B. Erklären, was ich unter einer angemessenen Disposition verstehe.
C. Meine Überzeugung unterstreichen, dass nicht nur der Inhalt einer Mitteilung etwas kommuniziert, sondern auch ihre Form.
A ist mein Hauptanliegen und geschieht am besten durch Beispiele. B ist grundlegend und bietet sich für die Einleitung an und C kann als Schlussimpuls den Kreis schliessen. So ergibt sich folgende Gliederung:
- Einführung: Gliederungen werden nicht gemacht, sondern entdeckt.
- Beispiele für die Praxis
Erstes Beispiel
Zweites Beispiel
Drittes Beispiel
Viertes Beispiel - Schluss: Auch die Form kommuniziert.
Viertes Beispiel
Beim Reden über ein zwiespältiges, spannungsgeladenes Thema kann eine angemessene Disposition Zuhörer oder Leser die Spannung spüren lassen. Wenn ich kontinuierlich zwischen Schwarz und Weiss hin- und herspringe, dann ist das viel wirkungsvoller, als wenn ich zuerst lange über Weiss und dann lange über Schwarz spreche. Ein Wechselspiel von Vor- und Nachteilen einer Sache lässt den Zuhörer ein Dilemma viel stärker spüren als eine Aneinanderreihung zuerst der Vor- und dann der Nachteile. (Eine solche Gliederung ist jedoch nur dann sinnvoll, wenn ich die Spannung vermitteln und stehen lassen will. Sobald ich entweder von Vor- oder Nachteilen überzeugen will, die einen also gegen die anderen ausspielen, muss ich anders gliedern, um meine Argumenten gegenüber anderen ins bessere Licht zu stellen.)
Längst nicht immer geht es jedoch um Vor- und Nachteile. Gegensätze können sich ja auch gleichwertig gegenüber stehen und dennoch Gegensätze bleiben. Spannung gehört schliesslich zum Leben. Nehmen wir an, ich hätte eine Traupredigt zu halten und möchte dabei etwas vom Facettenreichtum der Ehe zum Ausdruck bringen; auch davon, welche Spannungen dieser Reichtum mit sich bringt.
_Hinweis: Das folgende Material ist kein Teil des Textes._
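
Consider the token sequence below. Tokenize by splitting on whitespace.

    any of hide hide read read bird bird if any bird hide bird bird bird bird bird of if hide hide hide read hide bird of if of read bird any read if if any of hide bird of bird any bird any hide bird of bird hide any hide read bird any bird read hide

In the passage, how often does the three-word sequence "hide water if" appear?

0

Scanning the 54 overlapping trigram windows for "hide water if":
  (none found)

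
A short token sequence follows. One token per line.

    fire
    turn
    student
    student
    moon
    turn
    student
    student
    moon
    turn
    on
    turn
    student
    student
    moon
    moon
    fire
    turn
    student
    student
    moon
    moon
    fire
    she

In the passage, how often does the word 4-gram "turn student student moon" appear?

4

Scanning the 21 overlapping 4-gram windows for "turn student student moon":
  position 2–5: turn student student moon
  position 6–9: turn student student moon
  position 12–15: turn student student moon
  position 18–21: turn student student moon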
Folgende Disposition wäre denkbar und würde mein Anliegen gut unterstützen:
- Einführung
- Die Ehe ist ein Geschenk.
- Die Ehe ist harte Arbeit.
- Die Ehe ermöglicht Entfaltung.
- Die Ehe verlangt Selbstbeschränkung.
- Die Ehe fördert meine Stärken.
- Die Ehe zeigt mir meine Schwächen.
- Schluss
2 und 3, 4 und 5, 6 und 7 bilden jeweils Gegensatzpaare. Das Wechselbad einer solchen Disposition wird für die Zuhörer spürbar. Hier wird nicht nur von Spannung geredet, hier wird sie auf der Ebene der Struktur auch vermittelt.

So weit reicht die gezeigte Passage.